Haley Simon: You're right about Tom Hanks. He was here a few
(many) years ago making Road to Perdition. Everyone here who
was involved loved him. Supposedly, his mother fell in love with
our lakeshore, so he bought her a summer cottage in the area. He
was a great supporter of gay rights in the Obama era, so I can see
why Confederates would be incensed that he's friends with the
Obamas. And what are trumps friends doing for anyone's rights,
other than destroying them?

April 21, 2017 | Unregistered CommenterForrest Morris

@Forrest, have you checked for loose change under your sofa cushions? Every little bit would help to achieve our goal.

April 21, 2017 | Unregistered Commenterunwashed

Re: "U.S. presidents typically avoid weighing in on specific candidates running in overseas election. But **Trump suggested his opinion was no different from an average observer** saying, 'Everybody is making predictions on who is going to win. **I'm no different than you**.'" (**my emphases**) Too shtoopid to decipher self-reflection.

As for Marine Le Pen, she's her Fathers', Daughter. Not so her Mother's:

I got such pleasure upon learning that Marine's Mom divorced her Dad because of his fascistic leanings, but not nearly so much as when shown her Playboy layout: Scantily posed, she performs house-wifery *chores for the sole intention of publicly humiliating her ex-hubby. "You go (went), Girl!"

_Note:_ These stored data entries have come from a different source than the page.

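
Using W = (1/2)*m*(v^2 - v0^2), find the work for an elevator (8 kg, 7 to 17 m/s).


Given: m = 8 kg, v0 = 7 m/s, v = 17 m/s
Using W = (1/2)*m*(v^2 - v0^2)
v^2 = 17^2 = 289
v0^2 = 7^2 = 49
v^2 - v0^2 = 289 - 49 = 240
W = (1/2)*8*240 = 960 J

960 J


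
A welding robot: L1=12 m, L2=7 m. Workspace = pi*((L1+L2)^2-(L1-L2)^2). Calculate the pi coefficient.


Given: L1 = 12, L2 = 7
(L1+L2)^2 = (19)^2 = 361
(L1-L2)^2 = (5)^2 = 25
Difference = 361 - 25 = 336
This equals 4*L1*L2 = 4*12*7 = 336
Workspace area = 336*pi

336


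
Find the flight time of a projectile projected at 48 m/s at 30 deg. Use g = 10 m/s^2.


Given: v0 = 48 m/s, theta = 30 deg, g = 10 m/s^2
sin(30) = 1/2
Using T = 2*v0*sin(theta) / g
T = 2*48*1/2 / 10
T = 48 / 10
T = 24/5 s

24/5 s


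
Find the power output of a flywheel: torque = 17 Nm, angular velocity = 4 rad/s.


Given: tau = 17 Nm, omega = 4 rad/s
Using P = tau * omega
P = 17 * 4
P = 68 W

68 W


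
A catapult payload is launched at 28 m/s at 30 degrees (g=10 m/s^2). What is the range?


Given: v0 = 28 m/s, theta = 30 deg, g = 10 m/s^2
sin(2*30) = sin(60) = sqrt(3)/2
Using R = v0^2 * sin(2*theta) / g
R = 28^2 * (sqrt(3)/2) / 10
R = 784 * sqrt(3) / 20
R = 196/5*sqrt(3) m

196/5*sqrt(3) m


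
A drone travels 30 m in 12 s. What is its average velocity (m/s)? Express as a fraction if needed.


Given: distance d = 30 m, time t = 12 s
Using v = d / t
v = 30 / 12
v = 5/2 m/s

5/2 m/s


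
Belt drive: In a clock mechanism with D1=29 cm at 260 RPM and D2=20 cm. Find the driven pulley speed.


Given: D1 = 29 cm, w1 = 260 RPM, D2 = 20 cm
Using D1*w1 = D2*w2
w2 = D1*w1 / D2
w2 = 29*260 / 20
w2 = 7540 / 20
w2 = 377 RPM

377 RPM


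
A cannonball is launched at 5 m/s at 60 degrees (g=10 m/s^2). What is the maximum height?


Given: v0 = 5 m/s, theta = 60 deg, g = 10 m/s^2
sin^2(60) = 3/4
Using H = v0^2 * sin^2(theta) / (2*g)
H = 5^2 * 3/4 / (2*10)
H = 25 * 3/4 / 20
H = 75/4 / 20
H = 15/16 m

15/16 m


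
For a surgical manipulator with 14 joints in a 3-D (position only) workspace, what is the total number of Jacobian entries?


Given: task space dimension = 3, joints = 14
Jacobian is a 3 x 14 matrix
Total entries = rows * columns
Total = 3 * 14
Total = 42

42


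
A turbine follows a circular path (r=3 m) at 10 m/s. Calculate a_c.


Given: v = 10 m/s, r = 3 m
Using a_c = v^2 / r
a_c = 10^2 / 3
a_c = 100 / 3
a_c = 100/3 m/s^2

100/3 m/s^2


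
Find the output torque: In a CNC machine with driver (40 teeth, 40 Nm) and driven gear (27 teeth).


Given: N1 = 40, N2 = 27, T1 = 40 Nm
Using T2/T1 = N2/N1
T2 = T1 * N2 / N1
T2 = 40 * 27 / 40
T2 = 1080 / 40
T2 = 27 Nm

27 Nm


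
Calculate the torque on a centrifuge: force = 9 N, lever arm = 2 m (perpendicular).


Given: F = 9 N, r = 2 m, angle = 90 deg (perpendicular)
Using tau = F * r * sin(90)
sin(90) = 1
tau = 9 * 2 * 1
tau = 18 Nm

18 Nm


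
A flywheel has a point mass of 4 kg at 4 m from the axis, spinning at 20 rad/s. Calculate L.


Given: m = 4 kg, r = 4 m, omega = 20 rad/s
For a point mass: I = m*r^2
I = 4*4^2 = 4*16 = 64
L = I*omega = 64*20
L = 1280 kg*m^2/s

1280 kg*m^2/s


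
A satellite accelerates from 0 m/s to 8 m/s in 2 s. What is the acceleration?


Given: initial velocity v0 = 0 m/s, final velocity v = 8 m/s, time t = 2 s
Using a = (v - v0) / t
a = (8 - 0) / 2
a = 8 / 2
a = 4 m/s^2

4 m/s^2


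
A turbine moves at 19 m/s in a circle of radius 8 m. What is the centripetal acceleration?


Given: v = 19 m/s, r = 8 m
Using a_c = v^2 / r
a_c = 19^2 / 8
a_c = 361 / 8
a_c = 361/8 m/s^2

361/8 m/s^2


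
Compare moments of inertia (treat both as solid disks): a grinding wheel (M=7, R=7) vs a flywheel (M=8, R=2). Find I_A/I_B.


Given: M1=7 kg, R1=7 m, M2=8 kg, R2=2 m
For a disk: I = (1/2)*M*R^2, so I_A/I_B = (M1*R1^2)/(M2*R2^2)
M1*R1^2 = 7*49 = 343
M2*R2^2 = 8*4 = 32
I_A/I_B = 343/32 = 343/32

343/32


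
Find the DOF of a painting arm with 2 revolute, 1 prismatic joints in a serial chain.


Given: serial robot with 2 revolute, 1 prismatic joints
DOF contribution per joint type: revolute=1, prismatic=1, spherical=3, fixed=0
DOF = 2*1 + 1*1
DOF = 3

3


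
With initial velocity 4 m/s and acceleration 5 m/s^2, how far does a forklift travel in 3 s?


Given: v0 = 4 m/s, a = 5 m/s^2, t = 3 s
Using s = v0*t + (1/2)*a*t^2
s = 4*3 + (1/2)*5*3^2
s = 12 + (1/2)*45
s = 12 + 45/2
s = 69/2

69/2 m


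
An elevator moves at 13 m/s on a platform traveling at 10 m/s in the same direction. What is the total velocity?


Given: object velocity = 13 m/s, platform velocity = 10 m/s (same direction)
Using classical velocity addition: v_total = v_object + v_platform
v_total = 13 + 10
v_total = 23 m/s

23 m/s


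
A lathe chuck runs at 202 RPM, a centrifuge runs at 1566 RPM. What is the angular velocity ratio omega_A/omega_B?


Given: RPM_A = 202, RPM_B = 1566
omega = 2*pi*RPM/60, so omega_A/omega_B = RPM_A / RPM_B
omega_A/omega_B = 202 / 1566
omega_A/omega_B = 101/783

101/783


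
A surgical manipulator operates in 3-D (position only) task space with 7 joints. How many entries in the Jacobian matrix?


Given: task space dimension = 3, joints = 7
Jacobian is a 3 x 7 matrix
Total entries = rows * columns
Total = 3 * 7
Total = 21

21


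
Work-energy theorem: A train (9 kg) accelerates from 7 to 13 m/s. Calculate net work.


Given: m = 9 kg, v0 = 7 m/s, v = 13 m/s
Using W = (1/2)*m*(v^2 - v0^2)
v^2 = 13^2 = 169
v0^2 = 7^2 = 49
v^2 - v0^2 = 169 - 49 = 120
W = (1/2)*9*120 = 540 J

540 J


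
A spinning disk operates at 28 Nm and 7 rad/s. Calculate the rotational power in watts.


Given: tau = 28 Nm, omega = 7 rad/s
Using P = tau * omega
P = 28 * 7
P = 196 W

196 W


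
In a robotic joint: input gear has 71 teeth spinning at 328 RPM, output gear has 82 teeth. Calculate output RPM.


Given: N1 = 71 teeth, w1 = 328 RPM, N2 = 82 teeth
Using N1*w1 = N2*w2
w2 = N1*w1 / N2
w2 = 71*328 / 82
w2 = 23288 / 82
w2 = 284 RPM

284 RPM


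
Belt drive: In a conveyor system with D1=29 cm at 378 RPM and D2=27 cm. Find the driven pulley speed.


Given: D1 = 29 cm, w1 = 378 RPM, D2 = 27 cm
Using D1*w1 = D2*w2
w2 = D1*w1 / D2
w2 = 29*378 / 27
w2 = 10962 / 27
w2 = 406 RPM

406 RPM


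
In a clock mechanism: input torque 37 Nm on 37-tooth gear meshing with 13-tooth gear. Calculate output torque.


Given: N1 = 37, N2 = 13, T1 = 37 Nm
Using T2/T1 = N2/N1
T2 = T1 * N2 / N1
T2 = 37 * 13 / 37
T2 = 481 / 37
T2 = 13 Nm

13 Nm


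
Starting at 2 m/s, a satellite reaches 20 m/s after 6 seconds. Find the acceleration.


Given: initial velocity v0 = 2 m/s, final velocity v = 20 m/s, time t = 6 s
Using a = (v - v0) / t
a = (20 - 2) / 6
a = 18 / 6
a = 3 m/s^2

3 m/s^2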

(If so inclined, one *backstory can found by googling -
"Pierrette Le Pen’s Playboy Moment" by Robert Williams Urquhart)

April 21, 2017 | Unregistered CommenterOphelia M.

@Haley: My point exactly re: Hanks and why Akhilleus' modest statement made me laugh. He and Tom would, I imagine, talk for hours and find common ground, with or without the sea breeze and the dry martinis.

April 21, 2017 | Unregistered CommenterPD Pepe

Women are denied the right of self determination and health care because life is sacred. Thanks, Gorsuch-sitting-in-Garland's-seat.

April 22, 2017 | Unregistered CommenterGloria

Pence family on holiday in a Sydney, Australia, courtesy US taxpayers.